The sheriff’s office “has been over the top with support,” she said, and the license plates are “wonderful.”
“It was very sweet, and, of course, it made me cry, and the boys down there, they’ve taken me under their wing like they do with anyone who’s in a situation that’s a little bit rough on their family,” Shanna Pease said.
“They’re our family at the sheriff’s office,” she said.
Receiving such help has required an adjustment.
“It’s very humbling for them to do that and it’s odd for us to accept help or to accept anything from other people,” she said. “We’re kind of the ones who take names off the trees at Christmas time and try to give to others, and it’s been a learning process for us, accepting help from other people.”

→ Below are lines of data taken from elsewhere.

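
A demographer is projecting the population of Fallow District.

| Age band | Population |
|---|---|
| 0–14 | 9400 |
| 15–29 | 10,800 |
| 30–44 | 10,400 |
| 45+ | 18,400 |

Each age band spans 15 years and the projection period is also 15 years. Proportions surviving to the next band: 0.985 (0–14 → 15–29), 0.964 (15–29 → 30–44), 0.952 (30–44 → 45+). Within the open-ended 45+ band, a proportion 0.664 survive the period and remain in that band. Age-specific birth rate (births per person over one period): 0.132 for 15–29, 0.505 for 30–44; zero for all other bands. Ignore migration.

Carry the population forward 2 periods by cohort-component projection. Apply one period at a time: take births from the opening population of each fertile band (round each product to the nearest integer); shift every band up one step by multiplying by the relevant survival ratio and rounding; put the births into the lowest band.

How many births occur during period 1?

6678

— Period 1 —
Births: 10800 × 0.132 = 1426  |  10400 × 0.505 = 5252 ⇒ total 6678
15–29: 9400 × 0.985 = 9259
30–44: 10800 × 0.964 = 10411
45+: 10400 × 0.952 + 18400 × 0.664 = 9901 + 12218 = 22119
Population now: 0–14=6678, 15–29=9259, 30–44=10411, 45+=22119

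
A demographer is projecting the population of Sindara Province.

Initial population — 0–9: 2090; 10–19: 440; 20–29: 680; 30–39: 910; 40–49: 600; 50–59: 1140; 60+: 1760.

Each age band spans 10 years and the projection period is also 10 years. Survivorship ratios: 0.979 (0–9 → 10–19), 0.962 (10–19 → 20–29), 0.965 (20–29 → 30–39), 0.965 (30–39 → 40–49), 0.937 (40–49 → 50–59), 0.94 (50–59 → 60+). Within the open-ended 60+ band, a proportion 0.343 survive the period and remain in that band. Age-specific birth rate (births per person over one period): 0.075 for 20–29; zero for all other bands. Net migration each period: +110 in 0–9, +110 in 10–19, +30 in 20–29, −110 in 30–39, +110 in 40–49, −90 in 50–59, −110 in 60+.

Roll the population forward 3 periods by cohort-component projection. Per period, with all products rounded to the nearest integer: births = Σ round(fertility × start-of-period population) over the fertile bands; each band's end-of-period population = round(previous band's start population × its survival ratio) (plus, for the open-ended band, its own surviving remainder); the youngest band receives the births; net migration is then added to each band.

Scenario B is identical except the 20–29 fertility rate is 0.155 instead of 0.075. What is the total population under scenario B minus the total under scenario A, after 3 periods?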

The pink-and-purple breast cancer plates include the words “early detection saves lives,” and Shanna Pease hopes the plates on the cruisers can help spread the word.
“I have no family history and I probably wouldn’t even have found the cancer,” she said. “I couldn’t feel the lumps or anything, and it was a slow-growing cancer, so if I didn’t get screened with a mammogram, I probably wouldn’t have found it for years.
“If this can help people be aware and get the word out there to be screened, and if it touches just one person, they’ve done their job.”